The U.S. Department of Health and Human Services (HHS) Office of the Inspector General (OIG) has released its 2011 Work Plan, which includes OIG’s forthcoming activities relating to durable medical equipment, prosthetics, orthotics, and supplies (DMEPOS). This annual publication is released in advance of the coming year. It provides healthcare industry stakeholders with a broad overview of the OIG’s activities in the coming year as they relate to its enforcement priorities and issues it will review and evaluate during that fiscal year. OIG Work Plan priorities often result in additional enforcement action, significant change in Centers for Medicare & Medicaid Services (CMS) policy, or both.
Regarding DMEPOS suppliers, the OIG’s activities for 2011 are focused on issues such as supplier enrollment and monitoring, cost containment measures, the competitive bidding program, medical necessity and replacement frequency of supplies, and suppliers’ documentation in support of their claims for Medicare reimbursement. The following is a summary of issues that will directly impact O&P.
Enrollment and Monitoring of DMEPOS Suppliers
- Medicare Enrollment and Monitoring of DMEPOS Suppliers. OIG’s Office of Evaluation and Inspections (OEI) will review Medicare contractors’ processes for enrolling and monitoring DMEPOS suppliers. Pursuant to CMS’s Medicare Program Integrity Manual, Medicare contractors must conduct prescreening, verification, validation, and final processing of Medicare provider enrollment applications. OEI will also assess Medicare contractors’ use of enrollment screening mechanisms and post-enrollment monitoring activities to identify applicants that pose fraud risks to Medicare and the extent to which applicants omitted ownership information on enrollment applications.
- Medicare Qualifications of Orthotists and Prosthetists. OIG will review the extent to which Medicare claims for orthotics and prosthetics were paid to unqualified practitioners in 2009 by reviewing the credentials of a sample of providers submitting O&P claims and determine the extent to which the Centers for Medicare and Medicaid Services (CMS) provides oversight of O&P credentialing. OIG will also assess whether CMS provided guidance to state-licensing boards and the O&P industry on how to define a “qualified practitioner.” Pursuant to the Social Security Act, § 1834(h)(1)(F), “Special Payment Rules for Certain Prosthetics and Custom‐Fabricated Orthotics,” no payment will be made for such items unless provided by a qualified practitioner as defined in the statute. OIG concluded that the qualifications of orthotic suppliers varied, with noncertified suppliers most likely to provide inappropriate devices and services.
Cost Containment Measures
- Medicare Part B Payments for Lower-Limb Prostheses in 2009. OIG will review Medicare payments made in 2009 for lower‐limb prostheses. In 2009, Medicare paid about $655 million for lower‐limb prostheses, which represents 82 percent of Medicare Part B payments for all prostheses. Over the last five years, payments for lower‐limb prostheses have increased by 27 percent. OIG will also assess the policies and practices that Medicare contractors have in place for lower‐limb prosthetic claims to prevent fraud, waste, and abuse.
Competitive Bidding Program
- DMEPOS Competitive Bidding Process. OIG’s Office of Audit Services (OAS) will review how CMS conducts competitive bidding and subsequent pricing determinations for certain DMEPOS items and services in selected competitive bidding areas under rounds 1 and 2 of the competitive bidding program.
- Competitive Bidding Program: Supplier Influence on Physician Prescribing. OEI will review DMEPOS claims to determine the extent to which suppliers participating in the competitive bidding program are soliciting physicians to prescribe certain brands or modes of delivery of covered items that are more profitable to suppliers.

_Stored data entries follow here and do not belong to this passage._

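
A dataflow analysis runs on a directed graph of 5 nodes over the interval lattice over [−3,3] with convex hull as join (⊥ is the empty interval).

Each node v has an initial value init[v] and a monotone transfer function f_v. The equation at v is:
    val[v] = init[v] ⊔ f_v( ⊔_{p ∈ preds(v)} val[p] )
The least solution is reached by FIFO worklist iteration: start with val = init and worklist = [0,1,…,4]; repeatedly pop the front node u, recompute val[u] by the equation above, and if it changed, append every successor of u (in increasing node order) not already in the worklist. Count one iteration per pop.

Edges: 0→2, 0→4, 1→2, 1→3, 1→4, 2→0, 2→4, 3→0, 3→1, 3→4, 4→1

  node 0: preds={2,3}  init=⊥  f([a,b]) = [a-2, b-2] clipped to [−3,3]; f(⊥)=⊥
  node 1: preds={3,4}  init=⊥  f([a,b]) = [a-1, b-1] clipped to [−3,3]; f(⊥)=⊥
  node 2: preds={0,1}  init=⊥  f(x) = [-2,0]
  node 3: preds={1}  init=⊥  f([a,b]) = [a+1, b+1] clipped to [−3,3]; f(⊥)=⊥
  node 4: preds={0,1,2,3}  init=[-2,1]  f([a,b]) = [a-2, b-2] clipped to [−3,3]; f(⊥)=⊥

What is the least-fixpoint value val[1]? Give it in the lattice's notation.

[-3,0]

Worklist (9 pops):
  #1 pop 0: in=⊥ → ⊥ (no change)
  #2 pop 1: in=[-2,1] → [-3,0] (was ⊥); enqueue []
  #3 pop 2: in=[-3,0] → [-2,0] (was ⊥); enqueue [0]
  #4 pop 3: in=[-3,0] → [-2,1] (was ⊥); enqueue [1]
  #5 pop 4: in=[-3,1] → [-3,1] (was [-2,1]); enqueue []
  #6 pop 0: in=[-2,1] → [-3,-1] (was ⊥); enqueue [2,4]
  #7 pop 1: in=[-3,1] → [-3,0] (no change)
  #8 pop 2: in=[-3,0] → [-2,0] (no change)
  #9 pop 4: in=[-3,1] → [-3,1] (no change)

Fixpoint:
  val[0] = [-3,-1]
  val[1] = [-3,0]
  val[2] = [-2,0]
  val[3] = [-2,1]
  val[4] = [-3,1]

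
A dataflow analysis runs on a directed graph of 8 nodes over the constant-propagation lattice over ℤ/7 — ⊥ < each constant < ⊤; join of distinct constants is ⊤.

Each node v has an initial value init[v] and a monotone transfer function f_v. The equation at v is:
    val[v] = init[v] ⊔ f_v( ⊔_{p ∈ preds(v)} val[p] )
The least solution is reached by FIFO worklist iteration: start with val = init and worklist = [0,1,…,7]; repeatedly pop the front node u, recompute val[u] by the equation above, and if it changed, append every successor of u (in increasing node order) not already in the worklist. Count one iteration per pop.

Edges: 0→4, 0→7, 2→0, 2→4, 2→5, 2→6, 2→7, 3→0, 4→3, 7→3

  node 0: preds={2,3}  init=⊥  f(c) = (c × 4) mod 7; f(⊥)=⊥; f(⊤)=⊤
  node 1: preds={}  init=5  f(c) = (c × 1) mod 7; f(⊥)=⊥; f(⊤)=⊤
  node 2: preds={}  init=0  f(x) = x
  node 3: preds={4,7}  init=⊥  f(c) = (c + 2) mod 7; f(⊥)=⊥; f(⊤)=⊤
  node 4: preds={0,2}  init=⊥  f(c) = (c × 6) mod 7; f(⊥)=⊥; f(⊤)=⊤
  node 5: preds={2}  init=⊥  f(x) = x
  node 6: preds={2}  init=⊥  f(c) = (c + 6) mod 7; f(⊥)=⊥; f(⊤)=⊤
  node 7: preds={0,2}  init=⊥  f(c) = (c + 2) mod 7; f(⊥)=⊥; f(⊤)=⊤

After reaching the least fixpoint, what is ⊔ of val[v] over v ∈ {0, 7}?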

Medical Necessity and Frequency of Replacement
- Frequency of Replacement for Durable Medical Equipment. OAS will conduct audits of randomly selected claims in order to review how DMEPOS suppliers are dealing with the frequency for durable medical equipment (DME) replacement supplies. The certificate of medical necessity is supposed to specify the frequency. Suppliers are not supposed to dispense an automatic amount on a predetermined regular basis.
Suppliers’ Documentation in Support of Claims
- Medicare Payments for DME Claims with Modifiers. OAS will review and determine the appropriateness of Medicare Part B payments to DMEPOS suppliers that submitted claims with modifiers. For certain items to be covered under the Medicare program, DMEPOS suppliers must use modifiers to indicate that they have the appropriate documentation on file. In addition, the suppliers are required to provide, upon request, the documentation to support their claims for payment.